"J'ai paniqué"
«Pause de midi. J'attends à la caisse d'un supermarché. Devant moi, un gars de mon âge avec un soda à la main. Il attend aussi. Il commence à me poser des questions: mon prénom, où j’habite... Je réponds poliment mais sans relancer. C'est son tour. Il paie sa boisson et sort du magasin. Je suis rassurée: les choses vont s'arrêter là. Mais lorsque je quitte à mon tour le bâtiment, je constate qu'il m'a attendue dehors. ‘Et merde’. Je vois déjà le tableau se dessiner.» Alexia* se souvient comme si c’était hier de ce trajet en Ville de Neuchâtel, un simple jour de semaine.
«L’homme commence à me parler et me suit sur le chemin de mon bureau. Je ne me souviens plus du détail de la conversation. Juste qu'il me dit qu'il ferait de moi une princesse. Je lui réponds que ça ne m'intéresse pas. J'essaie de lui faire comprendre qu'il m'impose sa présence et que je n'en ai pas forcément envie. Il se crispe, devient agressif. Je commence à stresser. Je calme le jeu, sans pour autant entrer dans le sien. Je ne veux pas lui donner mon numéro. Il veut voir où je travaille. C'est les vacances et je suis seule dans les locaux. Je ne veux pas qu'il sache où c’est. Mais il ne veut pas me laisser.»
Le stress monte encore d’un cran pour la Neuchâteloise de 30 ans: «On passe à côté d'un bâtiment de l'Université. Alors j'invente un truc: je lui dis que je travaille là-dedans, et que je vais retourner à mon bureau alors que nos chemins se séparent ici. Mais il me répond: ‘Il est public ce bâtiment non? Je peux entrer!’ Je dois de nouveau insister: ‘Non, c'est mon lieu de travail, vous n’avez pas à m'y accompagner et je préfère qu'on en reste là’. Après quelques minutes de négociations – ‘Je veux te revoir. Laissons le destin en décider’ - il semble accepter et s'en va. J’entre dans le bâtiment et erre un moment dans les couloirs. J'ai peur qu'il soit encore dehors. Je veux attendre suffisamment longtemps pour être sûre qu'il soit parti.»

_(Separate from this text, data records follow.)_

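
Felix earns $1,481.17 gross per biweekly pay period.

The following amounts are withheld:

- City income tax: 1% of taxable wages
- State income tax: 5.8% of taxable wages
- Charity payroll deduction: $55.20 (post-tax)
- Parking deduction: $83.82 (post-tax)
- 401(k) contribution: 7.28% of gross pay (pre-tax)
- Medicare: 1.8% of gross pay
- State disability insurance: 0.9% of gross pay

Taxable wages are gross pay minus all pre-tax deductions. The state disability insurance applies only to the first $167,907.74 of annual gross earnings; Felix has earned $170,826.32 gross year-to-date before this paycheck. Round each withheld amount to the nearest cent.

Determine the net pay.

401(k) contribution: $1,481.17 × 0.0728 = $107.83
Taxable wages = $1,481.17 − $107.83 = $1,373.34
City income tax: $1,373.34 × 0.01 = $13.73
State income tax: $1,373.34 × 0.058 = $79.65
Medicare: $1,481.17 × 0.018 = $26.66
State disability insurance: annual cap $167,907.74 already reached (YTD $170,826.32), so $0.00
Charity payroll deduction: $55.20
Parking deduction: $83.82
Total deductions = $107.83 + $13.73 + $79.65 + $26.66 + $0.00 + $55.20 + $83.82 = $366.89
Net pay = $1,481.17 − $366.89 = $1,114.28

$1,114.28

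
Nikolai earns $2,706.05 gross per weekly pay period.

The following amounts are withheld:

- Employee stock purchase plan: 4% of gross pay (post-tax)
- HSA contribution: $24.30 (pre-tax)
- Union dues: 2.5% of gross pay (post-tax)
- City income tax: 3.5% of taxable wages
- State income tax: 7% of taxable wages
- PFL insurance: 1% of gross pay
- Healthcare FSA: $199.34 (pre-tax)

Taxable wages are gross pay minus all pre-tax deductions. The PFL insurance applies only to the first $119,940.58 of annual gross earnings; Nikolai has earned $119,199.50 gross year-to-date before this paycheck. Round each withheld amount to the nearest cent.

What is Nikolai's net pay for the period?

Healthcare FSA: $199.34
HSA contribution: $24.30
Pre-tax total = $199.34 + $24.30 = $223.64
Taxable wages = $2,706.05 − $223.64 = $2,482.41
State income tax: $2,482.41 × 0.07 = $173.77
City income tax: $2,482.41 × 0.035 = $86.88
PFL insurance: only $119,940.58 − $119,199.50 = $741.08 of this check is subject → $741.08 × 0.01 = $7.41
Employee stock purchase plan: $2,706.05 × 0.04 = $108.24
Union dues: $2,706.05 × 0.025 = $67.65
Total deductions = $199.34 + $24.30 + $173.77 + $86.88 + $7.41 + $108.24 + $67.65 = $667.59
Net pay = $2,706.05 − $667.59 = $2,038.46

$2,038.46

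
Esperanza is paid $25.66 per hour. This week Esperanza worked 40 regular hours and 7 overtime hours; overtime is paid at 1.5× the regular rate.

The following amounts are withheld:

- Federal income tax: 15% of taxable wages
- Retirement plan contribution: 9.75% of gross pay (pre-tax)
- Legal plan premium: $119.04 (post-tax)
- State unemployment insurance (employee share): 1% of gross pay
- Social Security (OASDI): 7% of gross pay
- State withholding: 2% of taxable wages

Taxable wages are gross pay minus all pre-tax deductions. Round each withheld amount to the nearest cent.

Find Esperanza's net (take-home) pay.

Regular pay: 40 × $25.66 = $1026.40
Overtime pay: 7 × $25.66 × 1.5 = $269.43
Gross pay = $1026.40 + $269.43 = $1295.83
Retirement plan contribution: $1295.83 × 0.0975 = $126.34
Taxable wages = $1295.83 − $126.34 = $1169.49
Federal income tax: $1169.49 × 0.15 = $175.42
State withholding: $1169.49 × 0.02 = $23.39
State unemployment insurance (employee share): $1295.83 × 0.01 = $12.96
Social Security (OASDI): $1295.83 × 0.07 = $90.71
Legal plan premium: $119.04
Total deductions = $126.34 + $175.42 + $23.39 + $12.96 + $90.71 + $119.04 = $547.86
Net pay = $1295.83 − $547.86 = $747.97

$747.97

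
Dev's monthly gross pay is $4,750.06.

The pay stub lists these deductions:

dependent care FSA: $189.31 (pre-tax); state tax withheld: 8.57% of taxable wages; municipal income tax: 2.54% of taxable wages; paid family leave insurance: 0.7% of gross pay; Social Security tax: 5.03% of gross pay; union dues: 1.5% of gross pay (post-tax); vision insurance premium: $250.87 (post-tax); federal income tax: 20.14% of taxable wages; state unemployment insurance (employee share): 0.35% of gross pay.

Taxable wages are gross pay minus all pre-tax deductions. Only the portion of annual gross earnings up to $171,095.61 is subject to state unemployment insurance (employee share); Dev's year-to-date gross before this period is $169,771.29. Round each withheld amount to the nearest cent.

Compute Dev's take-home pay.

Dependent care FSA: $189.31
Taxable wages = $4,750.06 − $189.31 = $4,560.75
State tax withheld: $4,560.75 × 0.0857 = $390.86
Municipal income tax: $4,560.75 × 0.0254 = $115.84
Federal income tax: $4,560.75 × 0.2014 = $918.54
State unemployment insurance (employee share): only $171,095.61 − $169,771.29 = $1,324.32 of this check is subject → $1,324.32 × 0.0035 = $4.64
Paid family leave insurance: $4,750.06 × 0.007 = $33.25
Social Security tax: $4,750.06 × 0.0503 = $238.93
Union dues: $4,750.06 × 0.015 = $71.25
Vision insurance premium: $250.87
Total deductions = $189.31 + $390.86 + $115.84 + $918.54 + $4.64 + $33.25 + $238.93 + $71.25 + $250.87 = $2,213.49
Net pay = $4,750.06 − $2,213.49 = $2,536.57

$2,536.57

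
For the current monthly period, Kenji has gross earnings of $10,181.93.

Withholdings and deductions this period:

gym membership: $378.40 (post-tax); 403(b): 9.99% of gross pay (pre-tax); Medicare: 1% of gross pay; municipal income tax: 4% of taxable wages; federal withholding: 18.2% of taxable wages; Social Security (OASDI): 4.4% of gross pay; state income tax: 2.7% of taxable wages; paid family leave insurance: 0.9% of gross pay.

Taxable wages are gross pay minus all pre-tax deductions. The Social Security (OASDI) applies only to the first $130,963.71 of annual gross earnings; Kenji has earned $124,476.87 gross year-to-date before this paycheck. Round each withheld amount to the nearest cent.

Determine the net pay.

$6,025.45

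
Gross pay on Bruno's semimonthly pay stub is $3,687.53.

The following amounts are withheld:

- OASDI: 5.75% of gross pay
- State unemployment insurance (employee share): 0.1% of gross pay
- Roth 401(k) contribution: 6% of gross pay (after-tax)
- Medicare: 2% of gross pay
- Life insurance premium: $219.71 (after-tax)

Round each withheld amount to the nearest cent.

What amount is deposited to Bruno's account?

$2,957.10

Medicare: $3,687.53 × 0.02 = $73.75
State unemployment insurance (employee share): $3,687.53 × 0.001 = $3.69
OASDI: $3,687.53 × 0.0575 = $212.03
Roth 401(k) contribution: $3,687.53 × 0.06 = $221.25
Life insurance premium: $219.71
Total deductions = $73.75 + $3.69 + $212.03 + $221.25 + $219.71 = $730.43
Net pay = $3,687.53 − $730.43 = $2,957.10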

Temps mort. «Je finis par ressortir et me rends vite sur mon lieu de travail, regardant autour de moi pour m'assurer qu'il ne me suit pas. Je monte les escaliers et entre dans mon bureau, que je ferme à clé. Mon cœur bat à toute vitesse. Je me dis que j'exagère, que je panique pour rien. Et pourtant, je n'y peux rien.»